04


紙をきれいに重ねて、ホッチキスで束ねてく。こういう単純作業は嫌いじゃない。トントン、パチパチといった音さえ心を落ち着かせる。寧ろ心が暖まるような感じさえしてならないのだ。独りでいるのが嫌いでない私にピッタリの作業を、担任は与えてくれたと思う。
来月行われる体育大会のしおりを人数分作る。担任ももうすぐ様子を見に来てくれる頃だろうと考えたその時、教室の扉が開いた。放課後の校舎は静かで、扉の開く音ですら心地良く感じた。



「あれ、西岡さん」



担任かと思えば教室に入ってきたのは白石くんだった。部活は休みなのかな。瞬時にそんなことを考えてしまう私は、常時白石くんのことを考えてるに等しいからなのか。好きすぎて、ついため息が出そう。



「居残り?」
『担任に頼まれて。体育大会のしおり作ってる』



手伝うよ。白石くんはそう言って前の席に腰掛けた。いつもと違うのは、椅子ごと後ろを向いているということ。平常心を保ててるのか気になるところだけど、白石くんはそんな中でも私に会話を振ってくれていた。
白石くんはさっきまで図書室で勉強していたらしい。部活が休みの放課後は大抵そうしていると話してくれた。一人でするより遥かにはかどる作業。気が付けば、最後のワンセットを白石くんがホッチキスを掛けているところだった。

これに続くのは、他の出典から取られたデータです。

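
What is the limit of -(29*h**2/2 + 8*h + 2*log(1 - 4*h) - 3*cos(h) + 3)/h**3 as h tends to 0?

128/3

Substitution gives 0/0; apply L'Hôpital's rule 3 times.
After differentiating numerator and denominator 3 times the quotient is (-3*sin(h) + 256/(4*h - 1)^3)/(-6); at h = 0 this is 128/3.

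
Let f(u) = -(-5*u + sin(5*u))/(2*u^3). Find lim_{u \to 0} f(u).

Direct substitution gives 0/0.
Apply L'Hôpital: lim (5*cos(5*u) - 5)/(-6*u^2), still 0/0.
Apply L'Hôpital: lim (-25*sin(5*u))/(-12*u), still 0/0.
After 3 applications of L'Hôpital's rule the quotient is (-125*cos(5*u))/(-12); substituting u = 0 gives 125/12.

125/12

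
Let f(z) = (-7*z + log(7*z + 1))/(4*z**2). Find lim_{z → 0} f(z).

Direct substitution gives 0/0.
Apply L'Hôpital: lim (-7 + 7/(7*z + 1))/(8*z), still 0/0.
After 2 applications of L'Hôpital's rule the quotient is (-49/(7*z + 1)^2)/(8); substituting z = 0 gives -49/8.

-49/8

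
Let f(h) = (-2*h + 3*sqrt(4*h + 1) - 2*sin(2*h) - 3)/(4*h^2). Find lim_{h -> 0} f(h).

-3/2

Substitution gives 0/0; apply L'Hôpital's rule 2 times.
After differentiating numerator and denominator 2 times the quotient is (8*sin(2*h) - 12/(4*h + 1)^(3/2))/(8); at h = 0 this is -3/2.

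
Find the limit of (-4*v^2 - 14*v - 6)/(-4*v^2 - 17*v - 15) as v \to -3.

10/7

Direct substitution gives 0/0, so factor. Both numerator and denominator have (v + 3) as a factor.
After cancelling, the expression reduces to (-4*v - 2)/(-4*v - 5).
Substituting v = -3 gives 10/7.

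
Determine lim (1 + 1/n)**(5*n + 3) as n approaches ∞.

e^(5)

Write it as [(1 + 1/n)^n]^(5) · (1 + 1/n)^(3). The bracketed term tends to e^(1) and the second factor to 1, so the limit is e^(5).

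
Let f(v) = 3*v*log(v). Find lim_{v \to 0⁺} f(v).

This is a 0·(−∞) form. Rewrite as 3·ln(v) / v^(−1) and apply L'Hôpital:
the derivative quotient is 3·(1/v) / (−1·v^(−2)) = (-3/1)·v^1 → 0.

0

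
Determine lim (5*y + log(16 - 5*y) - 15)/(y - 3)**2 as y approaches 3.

Direct substitution gives 0/0.
Apply L'Hôpital: lim (5 - 5/(16 - 5*y))/(2*y - 6), still 0/0.
After 2 applications of L'Hôpital's rule the quotient is (-25/(16 - 5*y)^2)/(2); substituting y = 3 gives -25/2.

-25/2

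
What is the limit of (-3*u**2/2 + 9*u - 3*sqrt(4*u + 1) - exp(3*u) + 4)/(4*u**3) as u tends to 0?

Substitution gives 0/0; apply L'Hôpital's rule 3 times.
After differentiating numerator and denominator 3 times the quotient is (-27*e^(3*u) - 72/(4*u + 1)^(5/2))/(24); at u = 0 this is -33/8.

-33/8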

「西岡さんありがとー。ってあれ、もう終わったんだ!」



担任が教室に入ってきた頃にはもう作業は終わっていた。凄い!偉い!と感極まっている担任に白石くんも手伝ってくれたと伝えると、担任は白石くんの頭をよしよしと撫でた。



「優しいね、白石くん。優しい男の子はポイント高いぞ。ね、西岡さん」
『へ?』
「ちょっと先生、西岡さんが困ってるやん。やめたってやー」



仲睦まじく話している白石くんと先生。見ている私まで笑顔が移りそうになるくらいだった。私なんかより、ずっと白石くんと仲が良い先生。羨ましいを通り越えて、神がかって見えた。



「本当にありがとう!二人とも、気を付けて帰ってね」
「あ、先生。しおり職員室まで運ぼか?」
「大丈夫。そのくらい先生がします。西岡さんも、それじゃあね」
『さようなら』



先生が教室から出ていくのを見送って、鞄を持ち上げる。夕暮れの空を飛ぶカラスが鳴いたとき、動こうともしない白石くんに気が付いた。その白石くんの目は、いつもの優しい目ではなく、少し苦しそうな目をしていた。白石くん、名前を呼ぶと彼はハッとしてこちらに視線を送ってくれた。



「途中まで、一緒に帰ろか」



切なさを隠すように、白石くんは笑った。もしかして、白石くん。胸のざわつきを隠して、白石くんと教室を後にした。